O conceito de fé precisa ser problematizado porque abrange uma gama de situações, é uma engrenagem mental permeada de complexidade e portadora daquilo que é capaz de individualizar o ser humano. Quanto mais presente e atuante, quanto mais supre as necessidades do indivíduo, mais a fé se atualiza, se renova e permanece.  

Em uma modernidade na qual as dinâmicas sociais se modificam e as compreensões sobre o “ser família” modificam-se de acordo com as gerações, ter como ícone Emiliana de Jesus, próxima de uma secularidade existencial, crônica de uma vida dedicada para o bem estar das pessoas, uma “vó” de tantos que ultrapassa o contexto consanguíneo ou geracional e o cuidado que se tem dela Emiliana de Jesus: demonstra o quanto pode ser saudável manter essas guardiãs de histórias em seus lares, junto aos seus filhos, filhas, netos, bisnetos. 

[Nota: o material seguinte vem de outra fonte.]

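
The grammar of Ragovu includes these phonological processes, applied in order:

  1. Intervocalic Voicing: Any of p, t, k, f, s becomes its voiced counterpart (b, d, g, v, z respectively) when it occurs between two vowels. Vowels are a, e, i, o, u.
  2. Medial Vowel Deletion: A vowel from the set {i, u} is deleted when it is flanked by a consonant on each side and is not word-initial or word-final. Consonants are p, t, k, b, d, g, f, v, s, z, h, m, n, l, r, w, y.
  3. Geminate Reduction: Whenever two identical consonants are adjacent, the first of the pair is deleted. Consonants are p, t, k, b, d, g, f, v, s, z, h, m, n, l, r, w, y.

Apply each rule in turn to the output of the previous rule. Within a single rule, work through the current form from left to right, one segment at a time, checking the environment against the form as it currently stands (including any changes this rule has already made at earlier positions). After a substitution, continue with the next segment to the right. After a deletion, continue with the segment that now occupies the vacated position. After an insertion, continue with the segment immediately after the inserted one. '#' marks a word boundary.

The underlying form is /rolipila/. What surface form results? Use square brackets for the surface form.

[rolbla]

1 Intervocalic Voicing: [rolipila] → [rolibila]
2 Medial Vowel Deletion: [rolibila] → [rolbla]
3 Geminate Reduction: no change — [rolbla]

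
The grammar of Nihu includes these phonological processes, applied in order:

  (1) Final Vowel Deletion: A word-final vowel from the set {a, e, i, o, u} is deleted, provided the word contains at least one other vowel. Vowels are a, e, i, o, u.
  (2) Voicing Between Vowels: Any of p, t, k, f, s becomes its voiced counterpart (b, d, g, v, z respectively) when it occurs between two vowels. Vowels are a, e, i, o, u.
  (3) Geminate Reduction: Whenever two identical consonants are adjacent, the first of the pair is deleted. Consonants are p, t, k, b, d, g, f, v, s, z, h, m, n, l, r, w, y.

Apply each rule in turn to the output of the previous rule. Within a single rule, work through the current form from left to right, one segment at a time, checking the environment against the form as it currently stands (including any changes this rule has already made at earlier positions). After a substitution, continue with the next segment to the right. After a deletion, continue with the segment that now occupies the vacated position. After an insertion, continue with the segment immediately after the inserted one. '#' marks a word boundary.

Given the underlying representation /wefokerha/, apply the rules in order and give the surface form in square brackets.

(1) Final Vowel Deletion: [wefokerha] → [wefokerh]
(2) Voicing Between Vowels: [wefokerh] → [wevogerh]
(3) Geminate Reduction: no change — [wevogerh]

[wevogerh]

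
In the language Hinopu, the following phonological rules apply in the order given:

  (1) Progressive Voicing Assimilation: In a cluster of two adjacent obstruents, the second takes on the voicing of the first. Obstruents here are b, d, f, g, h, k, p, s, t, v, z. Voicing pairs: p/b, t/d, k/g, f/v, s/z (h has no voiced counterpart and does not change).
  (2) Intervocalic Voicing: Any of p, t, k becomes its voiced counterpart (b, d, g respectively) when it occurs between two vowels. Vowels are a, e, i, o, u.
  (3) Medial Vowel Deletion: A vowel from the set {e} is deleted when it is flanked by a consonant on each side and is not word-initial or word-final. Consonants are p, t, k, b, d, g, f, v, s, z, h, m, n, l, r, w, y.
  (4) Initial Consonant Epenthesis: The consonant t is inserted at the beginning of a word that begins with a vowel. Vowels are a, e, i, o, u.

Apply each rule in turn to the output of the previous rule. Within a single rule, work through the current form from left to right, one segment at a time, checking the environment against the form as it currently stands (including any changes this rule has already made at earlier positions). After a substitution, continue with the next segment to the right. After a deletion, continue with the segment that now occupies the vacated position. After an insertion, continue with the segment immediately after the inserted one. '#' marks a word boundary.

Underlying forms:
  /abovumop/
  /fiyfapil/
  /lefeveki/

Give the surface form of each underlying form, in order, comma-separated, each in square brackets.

[tabovumop], [fiyfabil], [lfvgi]

/abovumop/:
  (1) Progressive Voicing Assimilation: no change — [abovumop]
  (2) Intervocalic Voicing: no change — [abovumop]
  (3) Medial Vowel Deletion: no change — [abovumop]
  (4) Initial Consonant Epenthesis: [abovumop] → [tabovumop]
/fiyfapil/:
  (1) Progressive Voicing Assimilation: no change — [fiyfapil]
  (2) Intervocalic Voicing: [fiyfapil] → [fiyfabil]
  (3) Medial Vowel Deletion: no change — [fiyfabil]
  (4) Initial Consonant Epenthesis: no change — [fiyfabil]
/lefeveki/:
  (1) Progressive Voicing Assimilation: no change — [lefeveki]
  (2) Intervocalic Voicing: [lefeveki] → [lefevegi]
  (3) Medial Vowel Deletion: [lefevegi] → [lfvgi]
  (4) Initial Consonant Epenthesis: no change — [lfvgi]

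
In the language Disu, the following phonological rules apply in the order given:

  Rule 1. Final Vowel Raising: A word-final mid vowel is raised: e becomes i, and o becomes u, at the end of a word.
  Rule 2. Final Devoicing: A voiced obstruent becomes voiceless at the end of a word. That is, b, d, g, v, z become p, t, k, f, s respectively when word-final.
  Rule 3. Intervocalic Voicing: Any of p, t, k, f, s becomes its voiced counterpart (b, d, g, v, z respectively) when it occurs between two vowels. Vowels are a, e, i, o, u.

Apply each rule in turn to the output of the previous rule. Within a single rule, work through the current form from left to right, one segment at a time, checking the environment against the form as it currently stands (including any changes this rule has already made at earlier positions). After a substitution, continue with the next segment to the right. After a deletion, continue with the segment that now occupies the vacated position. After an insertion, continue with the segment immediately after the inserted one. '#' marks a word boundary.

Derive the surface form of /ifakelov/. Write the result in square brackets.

[ivagelof]

Rule 1 Final Vowel Raising: no change — [ifakelov]
Rule 2 Final Devoicing: [ifakelov] → [ifakelof]
Rule 3 Intervocalic Voicing: [ifakelof] → [ivagelof]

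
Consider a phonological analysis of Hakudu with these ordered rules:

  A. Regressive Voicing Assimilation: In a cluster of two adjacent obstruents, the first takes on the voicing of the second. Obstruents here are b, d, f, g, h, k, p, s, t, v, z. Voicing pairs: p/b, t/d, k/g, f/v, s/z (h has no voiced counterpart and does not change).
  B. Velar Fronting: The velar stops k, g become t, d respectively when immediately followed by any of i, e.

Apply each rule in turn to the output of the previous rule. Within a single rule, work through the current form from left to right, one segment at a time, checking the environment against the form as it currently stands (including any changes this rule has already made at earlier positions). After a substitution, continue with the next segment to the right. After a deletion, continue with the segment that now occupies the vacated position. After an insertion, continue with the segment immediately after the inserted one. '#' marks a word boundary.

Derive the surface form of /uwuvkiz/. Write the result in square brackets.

A Regressive Voicing Assimilation: [uwuvkiz] → [uwufkiz]
B Velar Fronting: [uwufkiz] → [uwuftiz]

[uwuftiz]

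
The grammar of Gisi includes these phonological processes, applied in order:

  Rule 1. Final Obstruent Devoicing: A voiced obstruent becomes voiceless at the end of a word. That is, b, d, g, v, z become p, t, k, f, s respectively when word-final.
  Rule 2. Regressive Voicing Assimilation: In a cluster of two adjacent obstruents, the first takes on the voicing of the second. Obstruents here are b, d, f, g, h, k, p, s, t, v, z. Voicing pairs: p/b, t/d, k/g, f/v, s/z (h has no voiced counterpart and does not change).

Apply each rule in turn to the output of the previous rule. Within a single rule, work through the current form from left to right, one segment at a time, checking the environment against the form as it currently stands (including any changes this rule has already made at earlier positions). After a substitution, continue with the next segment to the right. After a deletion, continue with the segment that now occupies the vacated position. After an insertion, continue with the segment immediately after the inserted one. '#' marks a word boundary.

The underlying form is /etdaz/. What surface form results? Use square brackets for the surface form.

[eddas]

Rule 1 Final Obstruent Devoicing: [etdaz] → [etdas]
Rule 2 Regressive Voicing Assimilation: [etdas] → [eddas]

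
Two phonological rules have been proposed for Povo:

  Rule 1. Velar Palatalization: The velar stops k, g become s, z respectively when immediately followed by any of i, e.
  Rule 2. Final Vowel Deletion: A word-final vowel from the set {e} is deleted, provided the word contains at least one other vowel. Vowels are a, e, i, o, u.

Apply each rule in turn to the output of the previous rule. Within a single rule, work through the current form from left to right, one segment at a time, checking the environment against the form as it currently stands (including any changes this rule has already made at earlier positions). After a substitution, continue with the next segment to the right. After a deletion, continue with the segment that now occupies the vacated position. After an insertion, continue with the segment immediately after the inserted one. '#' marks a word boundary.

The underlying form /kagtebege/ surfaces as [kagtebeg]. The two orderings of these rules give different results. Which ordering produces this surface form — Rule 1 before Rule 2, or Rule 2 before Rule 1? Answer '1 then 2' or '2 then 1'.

Order 1 then 2:
  1 Velar Palatalization: [kagtebege] → [kagtebeze]
  2 Final Vowel Deletion: [kagtebeze] → [kagtebez]
  result: [kagtebez]
Order 2 then 1:
  2 Final Vowel Deletion: [kagtebege] → [kagtebeg]
  1 Velar Palatalization: no change — [kagtebeg]
  result: [kagtebeg]

2 then 1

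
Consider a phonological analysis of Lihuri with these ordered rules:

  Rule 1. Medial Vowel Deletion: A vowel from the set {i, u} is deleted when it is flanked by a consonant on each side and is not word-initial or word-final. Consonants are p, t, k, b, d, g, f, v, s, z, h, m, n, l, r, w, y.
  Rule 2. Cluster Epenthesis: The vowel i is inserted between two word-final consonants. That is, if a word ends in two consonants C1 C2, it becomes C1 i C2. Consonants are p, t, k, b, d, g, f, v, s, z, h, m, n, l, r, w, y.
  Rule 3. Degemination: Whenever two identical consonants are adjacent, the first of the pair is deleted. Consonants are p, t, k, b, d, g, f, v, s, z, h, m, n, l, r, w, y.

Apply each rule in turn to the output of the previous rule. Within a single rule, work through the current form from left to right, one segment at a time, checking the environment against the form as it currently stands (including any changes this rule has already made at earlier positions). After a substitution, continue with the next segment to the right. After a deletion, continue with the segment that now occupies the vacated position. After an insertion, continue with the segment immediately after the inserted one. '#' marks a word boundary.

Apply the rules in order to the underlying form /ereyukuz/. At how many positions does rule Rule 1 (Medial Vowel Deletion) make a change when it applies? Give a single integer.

Rule 1 Medial Vowel Deletion: [ereyukuz] → [ereykz]
Rule 2 Cluster Epenthesis: [ereykz] → [ereykiz]
Rule 3 Degemination: no change — [ereykiz]
Rule Rule 1 changed 2 position(s).

2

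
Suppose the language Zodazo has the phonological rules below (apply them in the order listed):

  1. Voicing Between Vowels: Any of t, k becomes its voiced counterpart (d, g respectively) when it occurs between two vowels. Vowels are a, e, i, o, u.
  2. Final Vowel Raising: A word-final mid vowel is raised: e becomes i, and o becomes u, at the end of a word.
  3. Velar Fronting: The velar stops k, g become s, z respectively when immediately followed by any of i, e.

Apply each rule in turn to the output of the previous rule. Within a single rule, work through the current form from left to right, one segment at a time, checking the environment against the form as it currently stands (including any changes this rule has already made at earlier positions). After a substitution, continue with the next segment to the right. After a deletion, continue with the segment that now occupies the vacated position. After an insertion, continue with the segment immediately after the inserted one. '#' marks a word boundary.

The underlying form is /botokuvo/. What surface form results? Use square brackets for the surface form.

1 Voicing Between Vowels: [botokuvo] → [bodoguvo]
2 Final Vowel Raising: [bodoguvo] → [bodoguvu]
3 Velar Fronting: no change — [bodoguvu]

[bodoguvu]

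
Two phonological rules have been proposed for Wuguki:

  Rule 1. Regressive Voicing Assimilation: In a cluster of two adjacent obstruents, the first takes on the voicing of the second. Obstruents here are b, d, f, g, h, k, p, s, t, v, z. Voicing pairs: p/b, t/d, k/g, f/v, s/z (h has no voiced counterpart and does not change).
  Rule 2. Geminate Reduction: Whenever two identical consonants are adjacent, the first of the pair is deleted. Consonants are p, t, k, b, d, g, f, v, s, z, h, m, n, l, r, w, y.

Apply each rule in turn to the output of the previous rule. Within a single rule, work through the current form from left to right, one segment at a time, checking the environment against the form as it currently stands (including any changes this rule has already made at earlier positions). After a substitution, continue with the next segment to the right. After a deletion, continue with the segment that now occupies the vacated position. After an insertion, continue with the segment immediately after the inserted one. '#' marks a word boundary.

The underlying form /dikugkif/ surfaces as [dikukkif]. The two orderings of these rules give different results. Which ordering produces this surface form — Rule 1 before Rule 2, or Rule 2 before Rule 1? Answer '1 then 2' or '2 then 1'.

2 then 1

Order 1 then 2:
  1 Regressive Voicing Assimilation: [dikugkif] → [dikukkif]
  2 Geminate Reduction: [dikukkif] → [dikukif]
  result: [dikukif]
Order 2 then 1:
  2 Geminate Reduction: no change — [dikugkif]
  1 Regressive Voicing Assimilation: [dikugkif] → [dikukkif]
  result: [dikukkif]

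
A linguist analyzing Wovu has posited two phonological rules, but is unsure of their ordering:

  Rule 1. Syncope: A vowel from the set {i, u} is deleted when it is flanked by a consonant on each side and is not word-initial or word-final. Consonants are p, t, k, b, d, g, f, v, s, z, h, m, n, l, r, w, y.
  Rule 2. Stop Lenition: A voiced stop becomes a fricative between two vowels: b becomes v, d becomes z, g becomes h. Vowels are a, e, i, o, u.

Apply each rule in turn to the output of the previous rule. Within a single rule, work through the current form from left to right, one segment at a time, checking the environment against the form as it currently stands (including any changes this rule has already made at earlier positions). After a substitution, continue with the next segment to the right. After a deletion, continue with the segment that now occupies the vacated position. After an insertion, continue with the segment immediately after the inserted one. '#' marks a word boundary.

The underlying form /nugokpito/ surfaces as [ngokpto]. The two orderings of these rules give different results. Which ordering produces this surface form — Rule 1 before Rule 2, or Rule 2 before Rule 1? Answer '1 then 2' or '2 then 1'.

Order 1 then 2:
  1 Syncope: [nugokpito] → [ngokpto]
  2 Stop Lenition: no change — [ngokpto]
  result: [ngokpto]
Order 2 then 1:
  2 Stop Lenition: [nugokpito] → [nuhokpito]
  1 Syncope: [nuhokpito] → [nhokpto]
  result: [nhokpto]

1 then 2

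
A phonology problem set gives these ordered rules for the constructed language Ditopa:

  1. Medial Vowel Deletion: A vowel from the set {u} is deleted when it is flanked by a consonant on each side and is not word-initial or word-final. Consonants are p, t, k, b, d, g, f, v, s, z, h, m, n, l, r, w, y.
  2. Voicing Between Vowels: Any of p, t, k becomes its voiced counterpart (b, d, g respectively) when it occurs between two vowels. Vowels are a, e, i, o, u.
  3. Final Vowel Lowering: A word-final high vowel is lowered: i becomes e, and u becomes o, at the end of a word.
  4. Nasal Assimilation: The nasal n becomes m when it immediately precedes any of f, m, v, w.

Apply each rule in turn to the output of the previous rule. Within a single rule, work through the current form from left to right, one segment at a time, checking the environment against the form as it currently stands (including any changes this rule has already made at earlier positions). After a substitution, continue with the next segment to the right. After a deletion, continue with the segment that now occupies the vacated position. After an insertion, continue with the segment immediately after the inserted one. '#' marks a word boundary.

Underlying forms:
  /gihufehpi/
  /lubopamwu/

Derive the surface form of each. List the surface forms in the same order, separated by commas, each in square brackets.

/gihufehpi/:
  1 Medial Vowel Deletion: [gihufehpi] → [gihfehpi]
  2 Voicing Between Vowels: no change — [gihfehpi]
  3 Final Vowel Lowering: [gihfehpi] → [gihfehpe]
  4 Nasal Assimilation: no change — [gihfehpe]
/lubopamwu/:
  1 Medial Vowel Deletion: [lubopamwu] → [lbopamwu]
  2 Voicing Between Vowels: [lbopamwu] → [lbobamwu]
  3 Final Vowel Lowering: [lbobamwu] → [lbobamwo]
  4 Nasal Assimilation: no change — [lbobamwo]

[gihfehpe], [lbobamwo]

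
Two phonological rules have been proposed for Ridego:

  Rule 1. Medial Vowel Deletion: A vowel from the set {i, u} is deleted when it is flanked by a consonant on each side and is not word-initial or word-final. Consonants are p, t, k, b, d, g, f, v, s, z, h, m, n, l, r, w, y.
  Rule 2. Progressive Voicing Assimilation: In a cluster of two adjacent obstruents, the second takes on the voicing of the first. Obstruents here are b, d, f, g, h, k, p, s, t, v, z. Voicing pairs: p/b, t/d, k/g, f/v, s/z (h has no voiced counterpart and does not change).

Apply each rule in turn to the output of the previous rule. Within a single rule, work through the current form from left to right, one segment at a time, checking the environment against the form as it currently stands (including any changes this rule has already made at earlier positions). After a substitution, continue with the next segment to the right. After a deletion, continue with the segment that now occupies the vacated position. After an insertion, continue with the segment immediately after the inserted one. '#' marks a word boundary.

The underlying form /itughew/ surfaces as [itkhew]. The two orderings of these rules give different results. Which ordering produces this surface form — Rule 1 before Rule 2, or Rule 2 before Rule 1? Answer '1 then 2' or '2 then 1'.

1 then 2

Order 1 then 2:
  1 Medial Vowel Deletion: [itughew] → [itghew]
  2 Progressive Voicing Assimilation: [itghew] → [itkhew]
  result: [itkhew]
Order 2 then 1:
  2 Progressive Voicing Assimilation: no change — [itughew]
  1 Medial Vowel Deletion: [itughew] → [itghew]
  result: [itghew]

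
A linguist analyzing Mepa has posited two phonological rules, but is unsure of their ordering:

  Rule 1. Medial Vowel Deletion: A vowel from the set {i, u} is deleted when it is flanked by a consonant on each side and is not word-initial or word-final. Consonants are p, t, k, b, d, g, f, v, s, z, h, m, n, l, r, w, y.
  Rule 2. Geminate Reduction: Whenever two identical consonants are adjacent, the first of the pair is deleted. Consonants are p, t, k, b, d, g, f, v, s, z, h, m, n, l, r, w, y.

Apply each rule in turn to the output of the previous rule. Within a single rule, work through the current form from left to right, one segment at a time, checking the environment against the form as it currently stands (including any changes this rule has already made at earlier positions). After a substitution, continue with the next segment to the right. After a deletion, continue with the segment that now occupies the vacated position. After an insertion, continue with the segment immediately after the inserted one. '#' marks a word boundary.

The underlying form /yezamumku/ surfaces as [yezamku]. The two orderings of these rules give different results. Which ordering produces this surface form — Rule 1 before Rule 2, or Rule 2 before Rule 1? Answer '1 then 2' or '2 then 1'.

1 then 2

Order 1 then 2:
  1 Medial Vowel Deletion: [yezamumku] → [yezammku]
  2 Geminate Reduction: [yezammku] → [yezamku]
  result: [yezamku]
Order 2 then 1:
  2 Geminate Reduction: no change — [yezamumku]
  1 Medial Vowel Deletion: [yezamumku] → [yezammku]
  result: [yezammku]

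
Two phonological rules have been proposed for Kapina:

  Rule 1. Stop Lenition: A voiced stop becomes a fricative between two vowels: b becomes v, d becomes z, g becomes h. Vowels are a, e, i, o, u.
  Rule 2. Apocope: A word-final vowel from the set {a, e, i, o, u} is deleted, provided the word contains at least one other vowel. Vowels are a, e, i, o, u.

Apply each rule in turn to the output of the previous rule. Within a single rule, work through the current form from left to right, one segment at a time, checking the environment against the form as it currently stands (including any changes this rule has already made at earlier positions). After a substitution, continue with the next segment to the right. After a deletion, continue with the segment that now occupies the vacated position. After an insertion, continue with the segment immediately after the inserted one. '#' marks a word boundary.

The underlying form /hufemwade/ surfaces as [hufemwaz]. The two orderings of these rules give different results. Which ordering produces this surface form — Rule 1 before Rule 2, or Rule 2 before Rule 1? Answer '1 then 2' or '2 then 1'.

1 then 2

Order 1 then 2:
  1 Stop Lenition: [hufemwade] → [hufemwaze]
  2 Apocope: [hufemwaze] → [hufemwaz]
  result: [hufemwaz]
Order 2 then 1:
  2 Apocope: [hufemwade] → [hufemwad]
  1 Stop Lenition: no change — [hufemwad]
  result: [hufemwad]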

Entre as diversas virtudes de Emiliana de Jesus, há de se destacar também a sua capacidade de compreender os tempos geracionais e as opções individuais dos filhos e filhas. Emiliana de Jesus nunca impôs, por exemplo, os seus dogmas cristãos católicos a nenhum deles/delas, respeitando o jeito de ser e viver de quatro mulheres e quatro homens.


Por tudo isso, chegar aos 98 anos em pleno estágio de saúde é digno de celebração. Aos leitores, vocês perceberam que referi “demonstra o quanto pode ser saudável manter essas guardiãs de histórias em seus lares, junto aos seus filhos, filhas, netos, bisnetos.” A Emiliana Terezinha de Jesus, nessa crônica de vida conhecida como Emiliana de Jesus, é também a minha mãe.

Emiliana de Jesus em Brasília. Acervo Digital Jeremias Brasileiro, 2016.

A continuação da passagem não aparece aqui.